Yargıtay Cumhuriyet Başsavcılığı’nın 22.01.2020 tarih ve 2–2015/371679 sayılı itiraz istemi yerinde görülmüş olduğundan Dairemizin sanık … yönünden verilen onama kararı kaldırılarak yeniden yapılan incelemede;
Sair temyiz itirazlarının reddi ile;
1-Köntür yüklemesi yapılan cep telefonunun kime ait olduğuna dair yapılan araştırmada; ilgili GSM şirketi cevabi yazısında, ilgli bankadan IP adres numaraları ile Trans ID numarasının tesipiti gerektiğini bildirmiş, İş Bankası Genel Müdürlüğü ise verdiği cevapta kart numarasının açık olarak bildirilmesi halinde işlem yapılabileceğini bildirmiş ancak, telefon hattının kime ait olduğuna dair araştırma sonuçlandırılmadığının gözetilmemesi;
2-Sanık … önceki savunmasıyla benzer ve uyumlu olan sorgusunda; “Ben suçlamayı kabul etmiyorum, müştekinin hesabına bilişim sistemleri yani internet aracılığıyla ulaşmadım kendi hesabımada para aktarmadım ancak benim daha önce resmi nikahlı olarak evlediğim ancak daha sonra boşandığım … bana aldığı bir krediyi ödeyemediğini bu sebeble kendisi adına gönderilen paraların kendisine ulaşmayacağını, bu konuda ona yardımcı olmamı, bankada bir hesap açtırıp bankamatik kartını ona vermemi söyledi bende Adana iş bankası şubesinde hesap açtırdım, bankamatik kartı aldım, kartı şifresi ile birlikte …’a teslim ettim, ben bu hesabı kendi adıma hiç bir şekilde para gelmesi ve sair işlemlerde kullanmadım, …’ın bu hesabı ne işlerde kullandığını bilmiyorum, gelen parayıda ben çekmedim, …çekmiştir, bana gönderildiği söylenen 3450 TL paradan haberdar değilim, suçsuzum beraatimi isterim” şeklindeki beyanı karşısında sanık …’nın havale yapılan hesabına ait hesap hareketleri ilgili bankadan istenmiş ancak CD ortamında gönderildiği bildirilen dökümanın tamamı yazılı hale getirilmemiştir.

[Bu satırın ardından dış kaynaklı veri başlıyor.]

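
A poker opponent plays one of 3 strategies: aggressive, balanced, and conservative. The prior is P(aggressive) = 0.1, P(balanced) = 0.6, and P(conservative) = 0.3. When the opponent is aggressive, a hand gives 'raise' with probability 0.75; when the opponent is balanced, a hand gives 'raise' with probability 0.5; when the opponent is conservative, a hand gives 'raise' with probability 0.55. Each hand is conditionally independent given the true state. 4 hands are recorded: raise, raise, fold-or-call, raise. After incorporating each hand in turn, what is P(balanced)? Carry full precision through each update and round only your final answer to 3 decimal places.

0.532

After 'raise': normaliser = 0.75·0.1000 + 0.5·0.6000 + 0.55·0.3000; P(aggressive) ≈ 0.1389, P(balanced) ≈ 0.5556, P(conservative) ≈ 0.3056
After 'raise': normaliser = 0.75·0.1389 + 0.5·0.5556 + 0.55·0.3056; P(aggressive) ≈ 0.1894, P(balanced) ≈ 0.5051, P(conservative) ≈ 0.3056
After 'fold-or-call': normaliser = 0.25·0.1894 + 0.5·0.5051 + 0.45·0.3056; P(aggressive) ≈ 0.1083, P(balanced) ≈ 0.5774, P(conservative) ≈ 0.3144
After 'raise': normaliser = 0.75·0.1083 + 0.5·0.5774 + 0.55·0.3144; P(aggressive) ≈ 0.1496, P(balanced) ≈ 0.5319, P(conservative) ≈ 0.3186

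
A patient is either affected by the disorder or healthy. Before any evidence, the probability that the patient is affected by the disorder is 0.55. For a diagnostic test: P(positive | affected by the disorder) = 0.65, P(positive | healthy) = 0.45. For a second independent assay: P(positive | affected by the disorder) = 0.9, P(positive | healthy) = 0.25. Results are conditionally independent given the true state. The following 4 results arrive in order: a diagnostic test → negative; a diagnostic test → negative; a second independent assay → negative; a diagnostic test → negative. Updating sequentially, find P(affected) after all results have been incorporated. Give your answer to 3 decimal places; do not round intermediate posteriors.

0.040

Apply Bayes' rule sequentially, carrying P(affected) forward.
After a diagnostic test='negative': P(affected) = 0.35·0.5500 / (0.35·0.5500 + 0.55·0.4500) ≈ 0.4375
After a diagnostic test='negative': P(affected) = 0.35·0.4375 / (0.35·0.4375 + 0.55·0.5625) ≈ 0.3311
After a second independent assay='negative': P(affected) = 0.1·0.3311 / (0.1·0.3311 + 0.75·0.6689) ≈ 0.0619
After a diagnostic test='negative': P(affected) = 0.35·0.0619 / (0.35·0.0619 + 0.55·0.9381) ≈ 0.0403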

Sanığın temyiz dilekçesine eklediği ancak tamamı okunaklı olmayan hesap detaylarına göre, havale yapıldıktan sonra hesaptan para çekme ve alışveriş işlemleri yapılmıştır.Sanık …’nın savunmasının aksine atılı suçu işlediğinin kuşkudan uzak ve kesin delillerle tespiti için; adına kayıtlı benka hesabı üzerinde, alınan veya gönderilen havale işlemleri, yapılan alışveriş ve ödemeler esas alınarak bilirkişi incelemesi yaptırılıp, hesabın kimin tarafından kullanıldığı kesin olarak tespit edilerek, gerekirse kontür yüklenen GSM hattının kime ait olduğu belirlenerek ve sanığın Sanık soruşturma evresindeki 12/12/2012 tarihli ifadesinde belirttiği Gaziosmanpaşa Cumhuriyet Başsavcılığına yaptığını bildirdiği suç duyurusunun akibeti araştırılarak sonucuna göre hukuki durumunun tespiti gerekirken eksik araştırma ile yazılı şekilde karar verilmesi,
Kabule göre;
3- Müşteki …, kovuşturma evresinde verdiği 22/09/2011 havale tarihli dilekçesinde …’nın hesabından kendi hesabına 1.197,94 TL’nın havale edildiğini ve parayı çektiğini bildirdiği ve mahkemedeki ifadesinde de bu hususu doğruladığı ancak iadenin bizzat sanık tarafından mı yapıldığı yoksa hesaba tedbir konması sonucu ilgili banka tarafındanmı gerçekleştiği dosya kapsamından anlaşılmadığından sözkonusu havale araştırılarak sanık tarafından gerçekleştirilmiş ise soruşturma evresinde gerçekleşen kısmi iade nedeniyle müştekinin rızası sorularak, rıza göstermesi halinde, TCK’nın 168/4. maddesi yollamasıyla aynı Yasanın 168/1. maddesinin uygulanması gerektiğinin gözetilmemesi usul ve yasaya aykırı olmakla,
Bozmayı gerektirmiş, Yargıtay Cumhuriyet Başsavcılığı’nın itirazı bu itibarla yerinde görülmüş olduğundan hükmün açıklanan nedenle 1412 sayılı CMUK’nun 321. maddesi uyarınca, tebliğnameye uygun olarak BOZULMASINA, 19/02/2020 gününde oy birliğiyle karar verildi.